4. Break into his social media accounts while he’s sleeping and delete all the photos of him holding a fish, playing soccer in early high school and his frat brothers unsmiling around a keg. Post stock images of coffee shops, faraway lands and him receiving a Nobel Peace Prize. Be sure to add captions like “love it here,” “my fave spot!” and “ugh, recognition embarrasses me!” Don’t reply when he accuses you of having done this, you psycho. Smile and embrace your first fight – you’re stronger as a couple after having it!
5. Trick him into calling you his girlfriend by telling him that he already called you that, last week at drinks with his friends after he’d ripped a few shots. Tell him he must’ve blacked out, but was surely referring to you as his loving girlfriend. Be sure to pepper the story with extremely specific details that simply must be true; they’re so particular. Continue to introduce yourself to people as his girlfriend until he decides you must be right. Don’t feel bad about essentially gaslighting him on this one. Men do it to women all the time!
6. Visit the apartment of your sick coworker with strep throat to deliver her some soup, but not without taking a few pieces of her silverware with you.
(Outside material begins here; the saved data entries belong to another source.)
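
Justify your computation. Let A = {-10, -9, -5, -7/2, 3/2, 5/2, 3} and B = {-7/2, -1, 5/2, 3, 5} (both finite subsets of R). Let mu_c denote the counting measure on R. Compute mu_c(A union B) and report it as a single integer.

Counting measure on a finite set equals cardinality. By inclusion-exclusion, |A union B| = |A| + |B| - |A cap B|.
|A| = 7, |B| = 5, |A cap B| = 3.
So mu_c(A union B) = 7 + 5 - 3 = 9.

9


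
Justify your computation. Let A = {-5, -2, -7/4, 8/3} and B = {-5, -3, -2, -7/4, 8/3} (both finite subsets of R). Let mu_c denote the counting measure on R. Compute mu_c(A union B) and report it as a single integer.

Counting measure on a finite set equals cardinality. By inclusion-exclusion, |A union B| = |A| + |B| - |A cap B|.
|A| = 4, |B| = 5, |A cap B| = 4.
So mu_c(A union B) = 4 + 5 - 4 = 5.

5


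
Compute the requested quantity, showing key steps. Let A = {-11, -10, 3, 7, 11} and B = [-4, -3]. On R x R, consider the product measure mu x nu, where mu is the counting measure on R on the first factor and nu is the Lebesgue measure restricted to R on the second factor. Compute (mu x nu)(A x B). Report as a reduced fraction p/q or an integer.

For a measurable rectangle A x B, the product measure satisfies
  (mu x nu)(A x B) = mu(A) * nu(B).
  mu(A) = 5.
  nu(B) = 1.
  (mu x nu)(A x B) = 5 * 1 = 5.

5


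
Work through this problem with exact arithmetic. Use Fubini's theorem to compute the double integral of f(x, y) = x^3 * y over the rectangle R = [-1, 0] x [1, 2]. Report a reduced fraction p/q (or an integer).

f(x, y) is a tensor product of a function of x and a function of y, and both factors are bounded continuous (hence Lebesgue integrable) on the rectangle, so Fubini's theorem applies:
  integral_R f d(m x m) = (integral_a1^b1 x^3 dx) * (integral_a2^b2 y dy).
Inner integral in x: integral_{-1}^{0} x^3 dx = (0^4 - (-1)^4)/4
  = -1/4.
Inner integral in y: integral_{1}^{2} y dy = (2^2 - 1^2)/2
  = 3/2.
Product: (-1/4) * (3/2) = -3/8.

-3/8


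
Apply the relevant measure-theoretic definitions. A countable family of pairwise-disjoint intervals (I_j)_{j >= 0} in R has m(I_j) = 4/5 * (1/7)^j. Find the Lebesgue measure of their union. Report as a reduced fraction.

By countable additivity of the Lebesgue measure on pairwise disjoint measurable sets,
  m(union_{j >= 0} I_j) = sum_{j >= 0} m(I_j) = sum_{j >= 0} a * r^j,
  with a = 4/5 and r = 1/7.
Since 0 < r = 1/7 < 1, the geometric series converges:
  sum_{j >= 0} a * r^j = a / (1 - r).
  = 4/5 / (1 - 1/7)
  = 4/5 / (6/7)
  = 14/15.

14/15


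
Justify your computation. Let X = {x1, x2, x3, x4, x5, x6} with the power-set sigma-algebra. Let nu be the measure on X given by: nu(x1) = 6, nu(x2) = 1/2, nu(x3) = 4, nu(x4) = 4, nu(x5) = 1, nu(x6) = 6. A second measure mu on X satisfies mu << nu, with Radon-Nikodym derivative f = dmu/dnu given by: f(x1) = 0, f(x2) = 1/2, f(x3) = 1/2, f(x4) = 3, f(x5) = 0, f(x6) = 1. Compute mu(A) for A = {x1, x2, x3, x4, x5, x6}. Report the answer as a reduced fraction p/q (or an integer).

By the defining property of the Radon-Nikodym derivative, for every measurable set A,
  mu(A) = integral_A f dnu.
Since nu is a discrete measure concentrated on the atoms of X, the integral over A reduces to the sum
  mu(A) = sum_{x in A} f(x) * nu({x}).
Computing each term:
  x1: f(x1) * nu(x1) = 0 * 6 = 0.
  x2: f(x2) * nu(x2) = 1/2 * 1/2 = 1/4.
  x3: f(x3) * nu(x3) = 1/2 * 4 = 2.
  x4: f(x4) * nu(x4) = 3 * 4 = 12.
  x5: f(x5) * nu(x5) = 0 * 1 = 0.
  x6: f(x6) * nu(x6) = 1 * 6 = 6.
Summing: mu(A) = 0 + 1/4 + 2 + 12 + 0 + 6 = 81/4.

81/4


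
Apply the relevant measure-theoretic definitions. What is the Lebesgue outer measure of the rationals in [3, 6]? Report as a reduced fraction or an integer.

E = Q cap [3, 6] is a subset of Q, which is countable. Enumerate Q = {q_1, q_2, ...}; for any eps > 0, cover q_k by the open interval (q_k - eps/2^(k+1), q_k + eps/2^(k+1)), of length eps/2^k. The total cover length is sum_{k>=1} eps/2^k = eps. Hence m*(E) <= m*(Q) <= eps for every eps > 0, and since outer measure is non-negative, m*(E) = 0.

0


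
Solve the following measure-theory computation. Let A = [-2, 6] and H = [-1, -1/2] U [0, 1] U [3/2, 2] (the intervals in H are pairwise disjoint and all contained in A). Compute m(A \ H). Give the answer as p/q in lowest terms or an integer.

The ambient interval has length m(A) = 6 - (-2) = 8.
Since the holes are disjoint and sit inside A, by finite additivity
  m(H) = sum_i (b_i - a_i), and m(A \ H) = m(A) - m(H).
Computing the hole measures:
  m(H_1) = -1/2 - (-1) = 1/2.
  m(H_2) = 1 - 0 = 1.
  m(H_3) = 2 - 3/2 = 1/2.
Summed: m(H) = 1/2 + 1 + 1/2 = 2.
So m(A \ H) = 8 - 2 = 6.

6


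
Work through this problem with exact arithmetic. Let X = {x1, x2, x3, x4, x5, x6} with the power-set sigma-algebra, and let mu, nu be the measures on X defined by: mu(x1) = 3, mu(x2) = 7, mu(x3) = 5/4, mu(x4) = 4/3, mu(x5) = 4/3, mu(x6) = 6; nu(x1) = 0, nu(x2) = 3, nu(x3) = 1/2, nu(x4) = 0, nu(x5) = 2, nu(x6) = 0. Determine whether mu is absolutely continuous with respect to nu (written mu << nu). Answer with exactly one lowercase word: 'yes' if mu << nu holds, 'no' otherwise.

mu << nu means: every nu-null measurable set is also mu-null; equivalently, for every atom x, if nu({x}) = 0 then mu({x}) = 0.
Checking each atom:
  x1: nu = 0, mu = 3 > 0 -> violates mu << nu.
  x2: nu = 3 > 0 -> no constraint.
  x3: nu = 1/2 > 0 -> no constraint.
  x4: nu = 0, mu = 4/3 > 0 -> violates mu << nu.
  x5: nu = 2 > 0 -> no constraint.
  x6: nu = 0, mu = 6 > 0 -> violates mu << nu.
The atom(s) x1, x4, x6 violate the condition (nu = 0 but mu > 0). Therefore mu is NOT absolutely continuous w.r.t. nu.

no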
Feed him dinner with the aforementioned tainted silverware so that he contracts strep and is thus unable to speak for himself at dinner with your family. Ensure that his banal excuse for a personality doesn’t come out in the form of him telling a story that has no point or talking about his interest in beer again. Don’t forget to upstage every success of your sister’s by talking about a fascinating trip taken or an anecdote about your boyfriend so that your parents know you’ve caught an interesting man and are thus doing better than her. Anything to move up on the inheritance list!